Share via


Event id 260 - Hyper-V-VmSwitch - Failed to move RSS queue

Question

Monday, November 25, 2019 8:03 PM

Hello!

So, I have a Windows Server 2019 Datacenter Hyper-V Failover Cluster with two Broadcom 10GbE interfaces on a Switch Embedded Team and RDMA enable for LiveMigation. Since I've put them in production I've noticed some intermittent messages like the ones below:

Failed to move RSS queue 1 from VMQ 3 of switch 752B1093-0029-4E22-8D90-FDFE839B99C2 (Friendly Name: SET_Team), ndisStatus = -1071448015 .

Failed to move RSS queue 8 from VMQ 3 of switch 752B1093-0029-4E22-8D90-FDFE839B99C2 (Friendly Name: SET_Team), ndisStatus = -1071448015 .

Failed to move RSS queue 9 from VMQ 3 of switch 752B1093-0029-4E22-8D90-FDFE839B99C2 (Friendly Name: SET_Team), ndisStatus = -1071448015 .

And so on.

They always happen on a short time frame, like for 10 minutes, and I haven't noticed any degradation so far, but it worries me. 

I have distributed RSS and VMQ across the system's CPU as recommended, but I've never done it to a Server 2019 Cluster before, so I'm worried I might have missed something.

Here are RSS and VMQ settings for the physical interfaces:



Any thoughts?

Regards,

Giovani

All replies (7)

Tuesday, December 17, 2019 9:05 AM

I have this problem too, same environment and same hardware. Could this be due to a driver issue?


Tuesday, December 17, 2019 1:28 PM

It appears to be related to d.VMMQ, specifically: "When network throughput is low : The system coalesces traffic received on a vmNIC to as few CPUs as possible"

I have disabled it by running the command below on both hosts and haven't seem this message since 11/28. 

Set-VMNetworkAdapter -ManagementOS -VrssQueueSchedulingMode StaticVrss

This command will cause VMMQ to fallback to its previous Server 2016 behavior, keeping the queues static once allocated. 

I also disabled it on the VMs by running

Get-VM | Get-VMNetworkAdapter | Where-Object VrssQueueSchedulingMode -like Dynamic | Set-VMNetworkAdapter -VrssQueueSchedulingMode StaticVrss

Do mind that the VM configuration version needs to be at least 7.1 (I think, I upgraded them to 9.0 anyway) for this command to work.

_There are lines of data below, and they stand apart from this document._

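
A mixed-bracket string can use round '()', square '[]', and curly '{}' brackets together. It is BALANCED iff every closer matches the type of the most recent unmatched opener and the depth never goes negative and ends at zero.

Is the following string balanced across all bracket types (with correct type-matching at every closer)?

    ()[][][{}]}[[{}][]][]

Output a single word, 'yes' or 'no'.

Answer: no

Derivation:
pos 0: push '('; stack = (
pos 1: ')' matches '('; pop; stack = (empty)
pos 2: push '['; stack = [
pos 3: ']' matches '['; pop; stack = (empty)
pos 4: push '['; stack = [
pos 5: ']' matches '['; pop; stack = (empty)
pos 6: push '['; stack = [
pos 7: push '{'; stack = [{
pos 8: '}' matches '{'; pop; stack = [
pos 9: ']' matches '['; pop; stack = (empty)
pos 10: saw closer '}' but stack is empty → INVALID
Verdict: unmatched closer '}' at position 10 → no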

I was also having an issue where one of my nodes would became unresponsive. I could not LiveMigrate, start or stop VMs that where residing on the affected node and it would eventually BSOD because the cluster service would stop responding. I haven't seen this behavior since I made those changes as well, so I think I'm on the right track here.

EDIT: I just noticed that on another cluster I didn't disable d.VMMQ on the VMs and I still get those errors there, so I guess it needs to be disabled both at the host and VM level.

Regards,

Giovani


Monday, February 17, 2020 10:56 AM

We have the same errors in our S2D cluster logs. All software, and firmwares is up to date. We are using fastlinq ql45212h network adapters. We don't want to disable d.VMMQ. May be anyone know how to troubleshoot this issue? 


Sunday, March 1, 2020 7:54 PM

I have this exact same issue with a nearly identical setup. I forwarded this post to the Microsoft support engineer assigned my case. He requested that I test this solution on our dev cluster. Before doing so, I wanted to ask if the 'Get-VM | Get-VMNetworkAdapter...' cmdlet needs to be run on every node in the cluster? And what about new VMs which are created subsequent to the command being run? 

Any other experience that could be provided would be very much appreciated. 


Tuesday, March 3, 2020 7:36 AM

Yes, it needs to be run on every node and rerun for every new VM. If migrating VMs from older cluster also upgrade their configuration to the latest version.

Both of my clusters have been stable for the last couple of months after running those commands. It might have helped that I also upgraded the Arcserve UDP servers backing up my environment to the latest version as well.

Regards,

Giovani


Tuesday, March 3, 2020 2:17 PM

What solution solved this issue? 

Update VM configuration for migrated VMs?


Tuesday, March 3, 2020 2:21 PM

For me it was upgrade VM configuration and disabling d.VMMQ both at host and VM level running the powershell commands mentioned above.